Huge comets may pose ‘inevitable’ danger to Earth – astronomers
Researchers from Armagh Observatory and the University of Buckingham have warned on Tuesday that discovery of hundreds of giant comets in the outer planetary system over the last two decades raises the risk that life on our planet could be wiped out by comet debris, rather than an asteroid.
The research published in the December issue of Astronomy & Geophysics (A&G), the journal of the Royal Astronomical Society, says that hundreds of giant comets – from 50 to 100 kilometers across, or larger – move on unstable elliptical orbits crossing the paths of the massive outer planets Jupiter, Saturn, Uranus and Neptune.
The planet’s gravitational fields have the potential to push the space bodies, also called centaurs, from their orbit to Earth.

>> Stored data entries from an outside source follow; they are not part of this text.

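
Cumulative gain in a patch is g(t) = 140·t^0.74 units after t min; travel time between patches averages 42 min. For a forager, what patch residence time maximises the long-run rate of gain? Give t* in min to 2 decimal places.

Optimal t* satisfies g'(t*) = g(t*)/(T + t*).
g'(t) = 0.74·140·t^-0.26. Setting 0.74·140·t^-0.26 = 140·t^0.74/(42+t) gives 0.74(42+t) = t, so 0.26·t = 0.74×42.
t* = 0.74×42/0.26 = 119.5 min.

119.54 min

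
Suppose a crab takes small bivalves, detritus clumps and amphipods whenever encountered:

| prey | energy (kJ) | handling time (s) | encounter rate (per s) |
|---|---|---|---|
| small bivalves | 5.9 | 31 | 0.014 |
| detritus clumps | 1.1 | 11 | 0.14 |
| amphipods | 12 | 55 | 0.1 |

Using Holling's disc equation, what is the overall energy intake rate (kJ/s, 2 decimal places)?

R = (0.014×5.9 + 0.14×1.1 + 0.1×12) / (1 + 0.014×31 + 0.14×11 + 0.1×55) = 1.437/8.474 = 0.1695 kJ/s.

0.17 kJ/s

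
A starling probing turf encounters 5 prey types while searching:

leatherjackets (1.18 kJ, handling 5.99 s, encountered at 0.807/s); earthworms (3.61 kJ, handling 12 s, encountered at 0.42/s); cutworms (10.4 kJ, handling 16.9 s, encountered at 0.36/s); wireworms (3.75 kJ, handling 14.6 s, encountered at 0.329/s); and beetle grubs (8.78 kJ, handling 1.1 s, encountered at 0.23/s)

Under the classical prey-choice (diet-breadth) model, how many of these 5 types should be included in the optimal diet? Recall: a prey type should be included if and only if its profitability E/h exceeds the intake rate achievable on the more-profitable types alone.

Profitabilities (E/h, kJ/s): beetle grubs 7.98, cutworms 0.615, earthworms 0.301, wireworms 0.257, leatherjackets 0.197. Add prey in this order while the next type's profitability exceeds the intake rate on those already taken.
Rate on top 1: 1.612. cutworms: 0.615 < 1.612 → exclude; stop.
Optimal diet: beetle grubs — 1 of 5 types.

1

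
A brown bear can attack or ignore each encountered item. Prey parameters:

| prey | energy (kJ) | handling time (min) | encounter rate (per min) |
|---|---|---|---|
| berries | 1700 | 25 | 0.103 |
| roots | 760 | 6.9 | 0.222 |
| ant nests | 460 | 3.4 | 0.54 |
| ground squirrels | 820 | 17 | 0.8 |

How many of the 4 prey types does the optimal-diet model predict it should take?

2

Rank by E/h (kJ/min): ant nests 135, roots 110, berries 68, ground squirrels 48.2. Include each in turn until the next type's E/h falls below the running intake rate.
Rate on top 1: 87.59. roots: 110 > 87.59 → include.
Rate on top 2: 95.5. berries: 68 < 95.5 → exclude; stop.
Optimal diet: ant nests, roots — 2 of 4 types.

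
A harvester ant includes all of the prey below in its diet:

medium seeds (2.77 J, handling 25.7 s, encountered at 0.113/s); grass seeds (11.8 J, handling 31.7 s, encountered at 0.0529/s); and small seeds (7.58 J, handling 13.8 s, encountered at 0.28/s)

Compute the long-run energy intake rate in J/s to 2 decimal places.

0.32 J/s

R = (0.113×2.77 + 0.0529×11.8 + 0.28×7.58) / (1 + 0.113×25.7 + 0.0529×31.7 + 0.28×13.8) = 3.06/9.445 = 0.3239 J/s.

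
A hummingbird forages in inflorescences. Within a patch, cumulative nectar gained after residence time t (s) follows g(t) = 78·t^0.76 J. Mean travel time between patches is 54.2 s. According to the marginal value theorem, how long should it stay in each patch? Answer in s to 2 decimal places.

By the marginal value theorem, leave when the instantaneous gain rate g'(t) equals the habitat-wide average g(t)/(T + t).
g'(t) = 0.76·78·t^-0.24. Setting 0.76·78·t^-0.24 = 78·t^0.76/(54.2+t) gives 0.76(54.2+t) = t, so 0.24·t = 0.76×54.2.
t* = 0.76×54.2/0.24 = 171.6 s.

171.63 s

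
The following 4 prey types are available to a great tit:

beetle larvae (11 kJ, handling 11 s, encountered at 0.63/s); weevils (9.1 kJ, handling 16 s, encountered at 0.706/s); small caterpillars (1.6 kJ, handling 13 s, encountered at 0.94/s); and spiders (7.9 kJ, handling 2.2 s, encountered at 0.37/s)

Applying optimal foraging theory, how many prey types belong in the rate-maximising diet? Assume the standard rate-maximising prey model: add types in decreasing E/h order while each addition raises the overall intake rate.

1

E/h in descending order: spiders 3.59, beetle larvae 1, weevils 0.569, small caterpillars 0.123 kJ/s. The optimal diet is the largest prefix of this list for which every included type satisfies E_i/h_i > R on the types above it.
Rate on top 1: 1.611. beetle larvae: 1 < 1.611 → exclude; stop.
Optimal diet: spiders — 1 of 4 types.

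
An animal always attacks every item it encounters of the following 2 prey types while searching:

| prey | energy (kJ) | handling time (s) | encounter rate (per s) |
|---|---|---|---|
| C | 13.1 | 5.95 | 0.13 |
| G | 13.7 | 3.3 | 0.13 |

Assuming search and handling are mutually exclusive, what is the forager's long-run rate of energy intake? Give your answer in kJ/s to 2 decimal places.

R = (0.13×13.1 + 0.13×13.7) / (1 + 0.13×5.95 + 0.13×3.3) = 3.484/2.203 = 1.582 kJ/s.

1.58 kJ/s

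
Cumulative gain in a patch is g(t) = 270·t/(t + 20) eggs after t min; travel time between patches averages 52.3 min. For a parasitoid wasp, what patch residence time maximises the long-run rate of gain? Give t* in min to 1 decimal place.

Maximise g(t)/(T+t): set derivative to zero → g'(t)(T+t) = g(t).
g'(t) = 270·20/(t + 20)². Setting 270·20/(t+20)² = 270t/[(t+20)(52.3+t)] gives 20(52.3+t) = t(t+20), so t² = 20×52.3 = 1046.
t* = √1046 = 32.34 min.

32.3 min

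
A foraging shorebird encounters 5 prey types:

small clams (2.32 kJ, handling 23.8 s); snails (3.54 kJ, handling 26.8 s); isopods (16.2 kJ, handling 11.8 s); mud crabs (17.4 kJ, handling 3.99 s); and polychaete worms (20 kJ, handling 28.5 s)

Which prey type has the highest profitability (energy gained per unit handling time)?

mud crabs

In descending order of E/h:
mud crabs: 17.4/3.99 = 4.36 kJ/s
isopods: 16.2/11.8 = 1.37 kJ/s
polychaete worms: 20/28.5 = 0.702 kJ/s
snails: 3.54/26.8 = 0.132 kJ/s
small clams: 2.32/23.8 = 0.0975 kJ/s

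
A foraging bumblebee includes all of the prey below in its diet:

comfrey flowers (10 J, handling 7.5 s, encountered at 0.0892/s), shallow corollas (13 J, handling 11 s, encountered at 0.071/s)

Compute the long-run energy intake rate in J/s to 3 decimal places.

R = Σλ_iE_i / (1 + Σλ_ih_i)
Numerator: 0.0892×10 + 0.071×13 = 1.815
Denominator: 1 + 0.0892×7.5 + 0.071×11 = 2.45
R = 1.815/2.45 = 0.7408 J/s

0.741 J/s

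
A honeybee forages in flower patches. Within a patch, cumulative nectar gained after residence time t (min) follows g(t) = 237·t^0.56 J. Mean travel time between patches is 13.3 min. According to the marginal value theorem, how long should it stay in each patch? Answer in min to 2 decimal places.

16.93 min

By the marginal value theorem, leave when the instantaneous gain rate g'(t) equals the habitat-wide average g(t)/(T + t).
g'(t) = 0.56·237·t^-0.44. Setting 0.56·237·t^-0.44 = 237·t^0.56/(13.3+t) gives 0.56(13.3+t) = t, so 0.44·t = 0.56×13.3.
t* = 0.56×13.3/0.44 = 16.93 min.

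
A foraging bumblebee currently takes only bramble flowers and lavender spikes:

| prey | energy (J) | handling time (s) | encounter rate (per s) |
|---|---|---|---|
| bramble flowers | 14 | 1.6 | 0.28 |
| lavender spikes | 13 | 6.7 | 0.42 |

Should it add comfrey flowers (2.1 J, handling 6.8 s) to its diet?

No

Intake rate on the current diet: R = (0.28×14 + 0.42×13) / (1 + 0.28×1.6 + 0.42×6.7) = 9.38/4.262 = 2.201 J/s.
Profitability of comfrey flowers: 2.1/6.8 = 0.3088 J/s.
Since 0.3088 < R, time spent handling comfrey flowers is better spent searching.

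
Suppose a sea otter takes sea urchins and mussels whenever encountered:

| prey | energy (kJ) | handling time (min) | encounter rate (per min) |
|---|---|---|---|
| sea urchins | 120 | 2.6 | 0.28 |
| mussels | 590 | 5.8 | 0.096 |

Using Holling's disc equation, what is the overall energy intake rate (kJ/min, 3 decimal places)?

Energy encountered per unit search time: 0.28×120 + 0.096×590 = 90.24 kJ/min.
Handling time per unit search time: 0.28×2.6 + 0.096×5.8 = 1.285.
Rate = 90.24/(1 + 1.285) = 39.5 kJ/min.

39.496 kJ/min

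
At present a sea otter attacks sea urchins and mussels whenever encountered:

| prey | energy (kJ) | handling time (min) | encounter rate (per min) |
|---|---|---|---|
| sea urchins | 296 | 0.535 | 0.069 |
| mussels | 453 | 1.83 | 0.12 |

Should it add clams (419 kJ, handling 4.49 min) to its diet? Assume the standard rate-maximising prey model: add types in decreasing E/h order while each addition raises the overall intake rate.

Yes

On sea urchins and mussels alone, R = ΣλE/(1+Σλh) = 74.78/1.257 = 59.52 kJ/min.
clams: E/h = 419/4.49 = 93.32 kJ/min.
93.32 > 59.52, so adding clams raises the average — include it.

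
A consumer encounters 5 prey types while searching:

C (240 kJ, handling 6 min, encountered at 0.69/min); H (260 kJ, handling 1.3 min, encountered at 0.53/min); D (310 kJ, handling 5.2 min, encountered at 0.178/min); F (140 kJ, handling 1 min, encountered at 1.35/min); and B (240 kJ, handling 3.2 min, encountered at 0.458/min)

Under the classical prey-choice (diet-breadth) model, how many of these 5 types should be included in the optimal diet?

Rank by E/h (kJ/min): H 200, F 140, B 75, D 59.6, C 40. Include each in turn until the next type's E/h falls below the running intake rate.
Rate on top 1: 81.59. F: 140 > 81.59 → include.
Rate on top 2: 107.5. B: 75 < 107.5 → exclude; stop.
Optimal diet: H, F — 2 of 5 types.

2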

“Whilst in near-Earth space they are expected to disintegrate into dust and larger fragments, flooding the inner solar system with cometary debris and making impacts on our planet inevitable,” the research team said.
A single centaur contains more mass that the entire population of Earth-crossing asteroids discovered to date, the team added.
"In the last three decades we have invested a lot of effort in tracking and analyzing the risk of a collision between the Earth and an asteroid,” said Professors Bill Napier of the University of Buckingham.
“Our work suggests we need to look beyond our immediate neighborhood too, and look out beyond the orbit of Jupiter to find centaurs. If we are right, then these distant comets could be a serious hazard, and it’s time to understand them better."
Astronomers’ calculations suggest that such a scenario could happen once every 40,000 to 100,000 years.
“Some of the greatest mass extinctions in the distant past, for example the death of the dinosaurs 65 million years ago, may similarly be associated with this giant comet hypothesis,” the team said after comparing specific episodes from our past identified by geologists and paleontologists.